I headed off toward Fountainhead, and within two miles I saw James Blandford, the eventual winner, coming toward me on the trail and yelled, “You are rocking it! Take care.”” He must have been in a trance because he jumped when he heard me. The out and back on both the north and south ends of the Bull Run trail allow runners to see other runners and to support each other.

I loaded up on fluids at the Fountainhead aid station, and I headed down the white loop trail in the hottest part of the day. This trail winds down hill to a steam and back up before you head along a ridge and toward the Do Loop. This course does not have any long climbs, but the hills are pretty constant, and we had to navigate multiple muddy sections this year. The Bull Run Occoquan Trail, which is about 36 miles of the Bull Run Run 50 is not technical, but there are plenty of rocks and a few roots that required me to focus on almost every step.

The memorial to Ed Cacciapaglia at the Nash Rambler in the Do Loop.

The Do Loop is infamous, and it has really changed over the 27 years. Honestly for many years it didn’t seem like there was a trail, and you had to rely on blazes and ribbons to guide you. However, this year there was a trail. After the bluebells and the aid stations, the #1 attraction on the course may be the old Nash Rambler (see photo) that was left in the woods many years ago. It is decorated in a unique way each year, and it is part of the Do-Loop experience. At the car this year there was a tribute to two Virginia Happy Trail Run Club (VHTRC) members who passed away in 2018-2019. One of these members was Ed Cacciapaglia, who fought pancreatic cancer.

In 2017, when I learned I had a tumor in my pancreas, Ed had lunch with my wife and me. He taught us so much about how to fight cancer, educate yourself, and stay positive. He really was an extremely caring and an amazing guy!

Once out of the Do Loop, I enjoyed a delicious frozen ice pop at the aid station, and headed north toward the finish, with only 15 miles to go. I saw Dave Janosko heading into the loop and was amazed at his steady pace. Dave has also finished 23 times, and I knew he would finish today, which he did.

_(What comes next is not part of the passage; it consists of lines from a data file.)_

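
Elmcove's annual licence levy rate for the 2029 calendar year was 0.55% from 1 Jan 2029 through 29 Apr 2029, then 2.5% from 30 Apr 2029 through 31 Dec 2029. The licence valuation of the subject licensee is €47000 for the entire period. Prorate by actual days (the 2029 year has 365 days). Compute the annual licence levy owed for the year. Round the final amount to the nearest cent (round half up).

€876.20

1 Jan – 29 Apr 2029: 119 days at 0.55% → €47000 × 0.55% × 119/365 = €84.2781
30 Apr – 31 Dec 2029: 246 days at 2.5% → €47000 × 2.5% × 246/365 = €791.9178
Total = €876.1959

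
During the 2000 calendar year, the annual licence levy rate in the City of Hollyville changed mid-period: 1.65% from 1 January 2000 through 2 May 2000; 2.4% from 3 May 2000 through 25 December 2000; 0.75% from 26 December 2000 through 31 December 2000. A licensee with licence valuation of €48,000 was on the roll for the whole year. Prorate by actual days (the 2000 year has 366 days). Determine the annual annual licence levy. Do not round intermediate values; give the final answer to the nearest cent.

€1,018.03

1 January – 2 May 2000: 123 days at 1.65% → €48,000 × 1.65% × 123/366 = €266.1639
3 May – 25 December 2000: 237 days at 2.4% → €48,000 × 2.4% × 237/366 = €745.9672
26 December – 31 December 2000: 6 days at 0.75% → €48,000 × 0.75% × 6/366 = €5.9016
Total = €1,018.0328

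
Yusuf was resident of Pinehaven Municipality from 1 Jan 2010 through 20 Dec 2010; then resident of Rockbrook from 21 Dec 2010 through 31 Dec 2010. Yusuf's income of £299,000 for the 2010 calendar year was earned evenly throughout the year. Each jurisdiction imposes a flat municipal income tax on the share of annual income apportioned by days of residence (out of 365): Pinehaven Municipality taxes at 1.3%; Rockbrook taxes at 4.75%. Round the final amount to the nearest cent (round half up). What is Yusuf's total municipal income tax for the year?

£4,197.88

Pinehaven Municipality, 1 Jan – 20 Dec 2010: 354 days → £299,000 × 1.3% × 354/365 = £3,769.8575
Rockbrook, 21 Dec – 31 Dec 2010: 11 days → £299,000 × 4.75% × 11/365 = £428.0205
Total = £4,197.8781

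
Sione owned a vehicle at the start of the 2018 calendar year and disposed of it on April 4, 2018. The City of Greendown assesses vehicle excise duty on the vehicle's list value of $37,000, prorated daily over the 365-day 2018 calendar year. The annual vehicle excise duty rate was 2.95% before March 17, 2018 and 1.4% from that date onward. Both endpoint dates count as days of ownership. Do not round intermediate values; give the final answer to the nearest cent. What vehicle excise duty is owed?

$251.25

January 1 – March 16, 2018: 75 days at 2.95% → $37,000 × 2.95% × 75/365 = $224.2808
March 17 – April 4, 2018: 19 days at 1.4% → $37,000 × 1.4% × 19/365 = $26.9644
Total = $251.2452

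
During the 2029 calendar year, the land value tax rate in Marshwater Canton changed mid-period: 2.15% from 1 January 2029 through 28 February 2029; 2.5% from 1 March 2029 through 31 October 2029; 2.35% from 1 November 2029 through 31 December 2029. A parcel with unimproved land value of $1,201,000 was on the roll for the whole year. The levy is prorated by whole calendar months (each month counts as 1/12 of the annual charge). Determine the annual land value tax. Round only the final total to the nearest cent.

1 January – 28 February 2029: 2 months at 2.15% → $1,201,000 × 2.15% × 2/12 = $4,303.5833
1 March – 31 October 2029: 8 months at 2.5% → $1,201,000 × 2.5% × 8/12 = $20,016.6667
1 November – 31 December 2029: 2 months at 2.35% → $1,201,000 × 2.35% × 2/12 = $4,703.9167
Total = $29,024.1667

$29,024.17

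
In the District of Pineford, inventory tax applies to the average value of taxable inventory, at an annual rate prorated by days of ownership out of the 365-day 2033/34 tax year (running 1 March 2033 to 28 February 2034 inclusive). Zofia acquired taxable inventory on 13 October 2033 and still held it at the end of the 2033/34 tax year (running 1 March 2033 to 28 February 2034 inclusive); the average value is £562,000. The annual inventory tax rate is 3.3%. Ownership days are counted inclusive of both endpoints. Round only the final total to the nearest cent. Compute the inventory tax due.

Days held (13 October 2033 – 28 February 2034): 139 out of 365
Tax = £562,000 × 3.3% × 139/365 = £7,062.7233

£7,062.72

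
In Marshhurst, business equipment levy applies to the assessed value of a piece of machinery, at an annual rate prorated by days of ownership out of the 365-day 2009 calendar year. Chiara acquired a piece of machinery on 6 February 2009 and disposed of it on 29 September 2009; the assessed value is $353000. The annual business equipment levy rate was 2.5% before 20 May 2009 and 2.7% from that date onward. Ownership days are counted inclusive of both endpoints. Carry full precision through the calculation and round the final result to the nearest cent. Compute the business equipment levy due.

6 February – 19 May 2009: 103 days at 2.5% → $353000 × 2.5% × 103/365 = $2490.3425
20 May – 29 September 2009: 133 days at 2.7% → $353000 × 2.7% × 133/365 = $3472.9397
Total = $5963.2822

$5963.28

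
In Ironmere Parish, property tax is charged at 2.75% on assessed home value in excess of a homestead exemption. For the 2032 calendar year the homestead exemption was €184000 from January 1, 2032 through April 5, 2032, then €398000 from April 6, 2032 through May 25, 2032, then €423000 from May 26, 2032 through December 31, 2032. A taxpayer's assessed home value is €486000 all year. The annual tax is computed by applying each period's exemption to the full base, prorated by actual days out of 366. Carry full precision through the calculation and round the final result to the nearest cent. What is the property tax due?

€3550.36

January 1 – April 5, 2032: 96 days, exemption €184000 → (€486000 − €184000) × 2.75% × 96/366 = €2178.3607
April 6 – May 25, 2032: 50 days, exemption €398000 → (€486000 − €398000) × 2.75% × 50/366 = €330.6011
May 26 – December 31, 2032: 220 days, exemption €423000 → (€486000 − €423000) × 2.75% × 220/366 = €1041.3934
Total = €3550.3552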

The support at the three aid stations on the way back north was super. At Fountainhead, Bob Phillips, former race director, greeted me again and made sure I had everything I needed. Clouds had moved in and the heat was less of a factor now. At Wolf Run Shoals I felt like I was in a desert and seeing a mirage – was that really a finishing line arch and did they really give me a finisher medal???? I was tired of eating and drinking but I kept drinking. Occasionally another runner would catch up to me and we’d chat for a few minutes before moving on.

Melanie, my wife, met me on the trail just before I got to the Bull Run Marina aid station, and it was a joy to see her. She encouraged me and pushed me to get moving. Runners like me are lucky to have their “Melanie support.” She puts up with the addiction to exercise and the long days that training and a race takes.

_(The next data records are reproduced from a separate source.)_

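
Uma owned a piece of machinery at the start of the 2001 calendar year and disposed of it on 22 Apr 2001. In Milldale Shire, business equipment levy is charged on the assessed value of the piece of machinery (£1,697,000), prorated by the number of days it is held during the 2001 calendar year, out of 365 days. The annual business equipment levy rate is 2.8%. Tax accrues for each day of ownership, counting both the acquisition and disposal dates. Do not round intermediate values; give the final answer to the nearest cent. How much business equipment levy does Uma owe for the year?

£14,580.25

Days held (1 Jan – 22 Apr 2001): 112 out of 365
Tax = £1,697,000 × 2.8% × 112/365 = £14,580.2521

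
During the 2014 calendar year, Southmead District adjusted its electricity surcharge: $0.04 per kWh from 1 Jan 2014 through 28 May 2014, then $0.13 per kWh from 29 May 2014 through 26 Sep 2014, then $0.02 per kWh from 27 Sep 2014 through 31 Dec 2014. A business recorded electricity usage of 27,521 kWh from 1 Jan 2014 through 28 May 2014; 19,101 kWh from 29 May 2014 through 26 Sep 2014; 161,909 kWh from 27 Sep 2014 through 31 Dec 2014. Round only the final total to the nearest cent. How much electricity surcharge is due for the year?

1 Jan – 28 May 2014: 27,521 kWh at $0.04/kWh → $1,100.84
29 May – 26 Sep 2014: 19,101 kWh at $0.13/kWh → $2,483.13
27 Sep – 31 Dec 2014: 161,909 kWh at $0.02/kWh → $3,238.18

$6,822.15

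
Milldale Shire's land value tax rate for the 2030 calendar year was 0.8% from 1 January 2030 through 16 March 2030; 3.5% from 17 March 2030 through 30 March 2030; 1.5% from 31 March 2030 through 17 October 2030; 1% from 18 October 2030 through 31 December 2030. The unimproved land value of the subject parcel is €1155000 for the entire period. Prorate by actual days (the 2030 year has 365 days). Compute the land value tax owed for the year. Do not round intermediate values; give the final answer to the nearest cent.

1 January – 16 March 2030: 75 days at 0.8% → €1155000 × 0.8% × 75/365 = €1898.6301
17 March – 30 March 2030: 14 days at 3.5% → €1155000 × 3.5% × 14/365 = €1550.5479
31 March – 17 October 2030: 201 days at 1.5% → €1155000 × 1.5% × 201/365 = €9540.6164
18 October – 31 December 2030: 75 days at 1% → €1155000 × 1% × 75/365 = €2373.2877
Total = €15363.0822

€15363.08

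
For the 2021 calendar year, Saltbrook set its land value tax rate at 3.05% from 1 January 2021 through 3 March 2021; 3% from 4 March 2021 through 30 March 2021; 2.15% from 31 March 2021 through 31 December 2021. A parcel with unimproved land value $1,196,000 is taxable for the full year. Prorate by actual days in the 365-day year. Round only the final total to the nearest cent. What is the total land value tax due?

$28,294.41

1 January – 3 March 2021: 62 days at 3.05% → $1,196,000 × 3.05% × 62/365 = $6,196.2630
4 March – 30 March 2021: 27 days at 3% → $1,196,000 × 3% × 27/365 = $2,654.1370
31 March – 31 December 2021: 276 days at 2.15% → $1,196,000 × 2.15% × 276/365 = $19,444.0110
Total = $28,294.4110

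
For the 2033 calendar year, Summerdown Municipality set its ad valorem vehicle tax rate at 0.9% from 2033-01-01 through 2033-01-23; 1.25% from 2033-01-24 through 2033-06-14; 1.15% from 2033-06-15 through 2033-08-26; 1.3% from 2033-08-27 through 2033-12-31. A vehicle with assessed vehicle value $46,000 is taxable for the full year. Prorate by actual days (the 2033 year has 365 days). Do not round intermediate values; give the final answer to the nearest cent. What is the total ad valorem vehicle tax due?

2033-01-01 to 2033-01-23: 23 days at 0.9% → $46,000 × 0.9% × 23/365 = $26.0877
2033-01-24 to 2033-06-14: 142 days at 1.25% → $46,000 × 1.25% × 142/365 = $223.6986
2033-06-15 to 2033-08-26: 73 days at 1.15% → $46,000 × 1.15% × 73/365 = $105.8000
2033-08-27 to 2033-12-31: 127 days at 1.3% → $46,000 × 1.3% × 127/365 = $208.0712
Total = $563.6575

$563.66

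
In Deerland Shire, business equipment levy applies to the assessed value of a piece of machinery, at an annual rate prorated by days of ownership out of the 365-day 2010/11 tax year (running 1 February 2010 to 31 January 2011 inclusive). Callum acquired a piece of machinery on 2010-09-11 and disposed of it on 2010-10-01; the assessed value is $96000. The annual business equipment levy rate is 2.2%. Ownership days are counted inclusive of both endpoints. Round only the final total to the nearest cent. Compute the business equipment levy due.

$121.51

Days held (2010-09-11 to 2010-10-01): 21 out of 365
Tax = $96000 × 2.2% × 21/365 = $121.5123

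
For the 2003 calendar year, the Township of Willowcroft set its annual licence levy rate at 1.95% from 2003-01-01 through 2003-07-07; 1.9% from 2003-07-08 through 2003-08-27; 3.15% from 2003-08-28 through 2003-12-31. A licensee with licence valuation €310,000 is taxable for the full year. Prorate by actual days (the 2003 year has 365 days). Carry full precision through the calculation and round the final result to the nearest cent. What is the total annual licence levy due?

2003-01-01 to 2003-07-07: 188 days at 1.95% → €310,000 × 1.95% × 188/365 = €3,113.5890
2003-07-08 to 2003-08-27: 51 days at 1.9% → €310,000 × 1.9% × 51/365 = €822.9863
2003-08-28 to 2003-12-31: 126 days at 3.15% → €310,000 × 3.15% × 126/365 = €3,370.9315
Total = €7,307.5068

€7,307.51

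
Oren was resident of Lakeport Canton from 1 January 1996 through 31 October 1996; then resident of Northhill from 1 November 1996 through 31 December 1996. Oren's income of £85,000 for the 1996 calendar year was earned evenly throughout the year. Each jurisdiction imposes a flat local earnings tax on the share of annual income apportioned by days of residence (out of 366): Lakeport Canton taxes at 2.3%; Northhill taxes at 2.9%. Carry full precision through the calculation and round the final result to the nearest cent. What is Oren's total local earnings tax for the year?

£2,040.00

Lakeport Canton, 1 January – 31 October 1996: 305 days → £85,000 × 2.3% × 305/366 = £1,629.1667
Northhill, 1 November – 31 December 1996: 61 days → £85,000 × 2.9% × 61/366 = £410.8333
Total = £2,040.0000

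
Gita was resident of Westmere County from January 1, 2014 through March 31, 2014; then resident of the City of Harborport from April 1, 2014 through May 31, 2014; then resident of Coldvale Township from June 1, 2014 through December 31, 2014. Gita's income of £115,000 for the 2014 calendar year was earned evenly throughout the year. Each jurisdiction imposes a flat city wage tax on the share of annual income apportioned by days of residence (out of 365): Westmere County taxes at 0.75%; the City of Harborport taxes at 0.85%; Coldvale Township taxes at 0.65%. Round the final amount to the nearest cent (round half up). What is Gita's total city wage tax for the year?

Westmere County, January 1 – March 31, 2014: 90 days → £115,000 × 0.75% × 90/365 = £212.6712
The City of Harborport, April 1 – May 31, 2014: 61 days → £115,000 × 0.85% × 61/365 = £163.3630
Coldvale Township, June 1 – December 31, 2014: 214 days → £115,000 × 0.65% × 214/365 = £438.2603
Total = £814.2945

£814.29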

The muddy section just after the marina was even more challenging but at this point I was confident of achieving my 24th finish. There was time to think back over the years and enjoy the support of family and friends, and the perseverance, discipline and luck that it takes. There is something about the challenge of 50 trail miles that I really love!

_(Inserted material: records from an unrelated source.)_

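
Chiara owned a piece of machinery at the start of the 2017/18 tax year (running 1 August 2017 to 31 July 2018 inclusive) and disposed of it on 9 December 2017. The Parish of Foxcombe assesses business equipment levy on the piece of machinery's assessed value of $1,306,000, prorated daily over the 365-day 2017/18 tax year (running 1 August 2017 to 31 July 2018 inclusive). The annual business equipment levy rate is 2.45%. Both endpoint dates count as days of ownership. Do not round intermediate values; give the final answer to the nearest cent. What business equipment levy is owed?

$11,483.85

Days held (1 August – 9 December 2017): 131 out of 365
Tax = $1,306,000 × 2.45% × 131/365 = $11,483.8548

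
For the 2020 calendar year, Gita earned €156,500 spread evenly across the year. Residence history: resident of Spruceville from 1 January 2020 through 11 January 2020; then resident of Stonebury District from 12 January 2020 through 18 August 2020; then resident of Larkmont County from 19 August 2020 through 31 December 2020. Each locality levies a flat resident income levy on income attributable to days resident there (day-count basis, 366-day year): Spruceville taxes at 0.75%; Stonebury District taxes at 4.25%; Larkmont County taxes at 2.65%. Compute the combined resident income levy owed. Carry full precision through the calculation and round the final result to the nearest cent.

Spruceville, 1 January – 11 January 2020: 11 days → €156,500 × 0.75% × 11/366 = €35.2766
Stonebury District, 12 January – 18 August 2020: 220 days → €156,500 × 4.25% × 220/366 = €3,998.0191
Larkmont County, 19 August – 31 December 2020: 135 days → €156,500 × 2.65% × 135/366 = €1,529.7234
Total = €5,563.0191

€5,563.02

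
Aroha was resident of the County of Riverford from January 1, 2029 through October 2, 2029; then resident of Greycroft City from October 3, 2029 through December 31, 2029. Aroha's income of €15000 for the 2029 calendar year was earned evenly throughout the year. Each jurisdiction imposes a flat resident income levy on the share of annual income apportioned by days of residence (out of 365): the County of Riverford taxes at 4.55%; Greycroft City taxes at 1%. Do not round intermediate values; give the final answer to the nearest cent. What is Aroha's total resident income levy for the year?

The County of Riverford, January 1 – October 2, 2029: 275 days → €15000 × 4.55% × 275/365 = €514.2123
Greycroft City, October 3 – December 31, 2029: 90 days → €15000 × 1% × 90/365 = €36.9863
Total = €551.1986

€551.20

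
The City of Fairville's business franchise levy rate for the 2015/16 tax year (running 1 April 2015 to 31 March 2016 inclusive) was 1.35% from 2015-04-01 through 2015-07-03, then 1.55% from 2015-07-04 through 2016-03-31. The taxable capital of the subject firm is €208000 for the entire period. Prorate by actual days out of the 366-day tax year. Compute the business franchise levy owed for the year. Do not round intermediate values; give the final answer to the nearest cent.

€3117.16

2015-04-01 to 2015-07-03: 94 days at 1.35% → €208000 × 1.35% × 94/366 = €721.1803
2015-07-04 to 2016-03-31: 272 days at 1.55% → €208000 × 1.55% × 272/366 = €2395.9781
Total = €3117.1585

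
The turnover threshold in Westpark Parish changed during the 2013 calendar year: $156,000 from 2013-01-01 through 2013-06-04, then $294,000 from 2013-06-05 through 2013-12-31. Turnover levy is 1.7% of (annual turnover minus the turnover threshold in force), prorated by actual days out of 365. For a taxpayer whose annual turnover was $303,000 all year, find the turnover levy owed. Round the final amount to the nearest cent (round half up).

$1,149.25

2013-01-01 to 2013-06-04: 155 days, exemption $156,000 → ($303,000 − $156,000) × 1.7% × 155/365 = $1,061.2192
2013-06-05 to 2013-12-31: 210 days, exemption $294,000 → ($303,000 − $294,000) × 1.7% × 210/365 = $88.0274
Total = $1,149.2466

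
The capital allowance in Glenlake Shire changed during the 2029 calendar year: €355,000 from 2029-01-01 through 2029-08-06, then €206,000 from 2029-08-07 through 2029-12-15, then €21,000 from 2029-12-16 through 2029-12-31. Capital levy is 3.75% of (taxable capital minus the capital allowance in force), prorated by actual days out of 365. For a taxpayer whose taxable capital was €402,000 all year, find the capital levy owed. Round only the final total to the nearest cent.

€4,316.92

2029-01-01 to 2029-08-06: 218 days, exemption €355,000 → (€402,000 − €355,000) × 3.75% × 218/365 = €1,052.6712
2029-08-07 to 2029-12-15: 131 days, exemption €206,000 → (€402,000 − €206,000) × 3.75% × 131/365 = €2,637.9452
2029-12-16 to 2029-12-31: 16 days, exemption €21,000 → (€402,000 − €21,000) × 3.75% × 16/365 = €626.3014
Total = €4,316.9178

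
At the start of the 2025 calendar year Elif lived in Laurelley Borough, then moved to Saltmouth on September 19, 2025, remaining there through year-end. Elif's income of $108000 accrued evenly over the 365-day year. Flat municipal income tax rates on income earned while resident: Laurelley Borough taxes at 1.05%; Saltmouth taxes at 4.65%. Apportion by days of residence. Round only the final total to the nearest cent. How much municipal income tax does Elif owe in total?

$2241.81

Laurelley Borough, January 1 – September 18, 2025: 261 days → $108000 × 1.05% × 261/365 = $810.8877
Saltmouth, September 19 – December 31, 2025: 104 days → $108000 × 4.65% × 104/365 = $1430.9260
Total = $2241.8137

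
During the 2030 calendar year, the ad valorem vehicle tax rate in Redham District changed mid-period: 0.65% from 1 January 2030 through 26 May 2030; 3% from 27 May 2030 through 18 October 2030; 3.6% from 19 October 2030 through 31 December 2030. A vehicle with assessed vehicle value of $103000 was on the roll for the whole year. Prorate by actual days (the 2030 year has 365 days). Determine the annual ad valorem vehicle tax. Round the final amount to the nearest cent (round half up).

$2247.09

1 January – 26 May 2030: 146 days at 0.65% → $103000 × 0.65% × 146/365 = $267.8000
27 May – 18 October 2030: 145 days at 3% → $103000 × 3% × 145/365 = $1227.5342
19 October – 31 December 2030: 74 days at 3.6% → $103000 × 3.6% × 74/365 = $751.7589
Total = $2247.0932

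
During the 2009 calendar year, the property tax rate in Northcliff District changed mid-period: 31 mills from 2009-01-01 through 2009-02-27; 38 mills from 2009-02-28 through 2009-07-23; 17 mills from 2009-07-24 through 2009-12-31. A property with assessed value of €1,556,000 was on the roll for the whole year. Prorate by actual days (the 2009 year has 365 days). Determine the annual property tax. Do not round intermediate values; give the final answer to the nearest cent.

2009-01-01 to 2009-02-27: 58 days at 31 mills → €1,556,000 × 3.1% × 58/365 = €7,664.8986
2009-02-28 to 2009-07-23: 146 days at 38 mills → €1,556,000 × 3.8% × 146/365 = €23,651.2000
2009-07-24 to 2009-12-31: 161 days at 17 mills → €1,556,000 × 1.7% × 161/365 = €11,667.8685
Total = €42,983.9671

€42,983.97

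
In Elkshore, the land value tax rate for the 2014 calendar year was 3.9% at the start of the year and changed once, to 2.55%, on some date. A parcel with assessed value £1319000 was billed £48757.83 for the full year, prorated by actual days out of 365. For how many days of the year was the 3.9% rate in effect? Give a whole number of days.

310 days

Let d = days at the first rate; then 365 − d days at the second rate.
£1319000 × [3.9%·d + 2.55%·(365−d)] / 365 = £48757.83
Solving gives d = 310, so the new rate took effect on 7 Nov 2014.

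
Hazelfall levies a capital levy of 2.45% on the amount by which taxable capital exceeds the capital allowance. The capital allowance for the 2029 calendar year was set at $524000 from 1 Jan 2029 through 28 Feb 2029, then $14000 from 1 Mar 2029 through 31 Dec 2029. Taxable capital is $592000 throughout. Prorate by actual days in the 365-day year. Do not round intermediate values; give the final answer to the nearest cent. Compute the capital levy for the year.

1 Jan – 28 Feb 2029: 59 days, exemption $524000 → ($592000 − $524000) × 2.45% × 59/365 = $269.2986
1 Mar – 31 Dec 2029: 306 days, exemption $14000 → ($592000 − $14000) × 2.45% × 306/365 = $11871.9616
Total = $12141.2603

$12141.26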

Tim Stanley finishing the 2019 Bull Run Run in 12:07:00.
Tim at the finish with race director Quatro Hubbard and former RD Anstr Davidson.

I finished in 12 hours and 7 minutes. Melanie and I celebrated at the finish line, and we got the share the moment with Anstr Davidson, one of the founders of the BRR and a former race director, and others who have been part of the race for many years. There were many happy trail runners who survived a slow, muddy and hot day at Bull Run Run 50 Miler #27! THANKS to VHTRC, Quatro, and all of the volunteers who make the day so much fun.

Tim and his wife, Melanie, at the finish.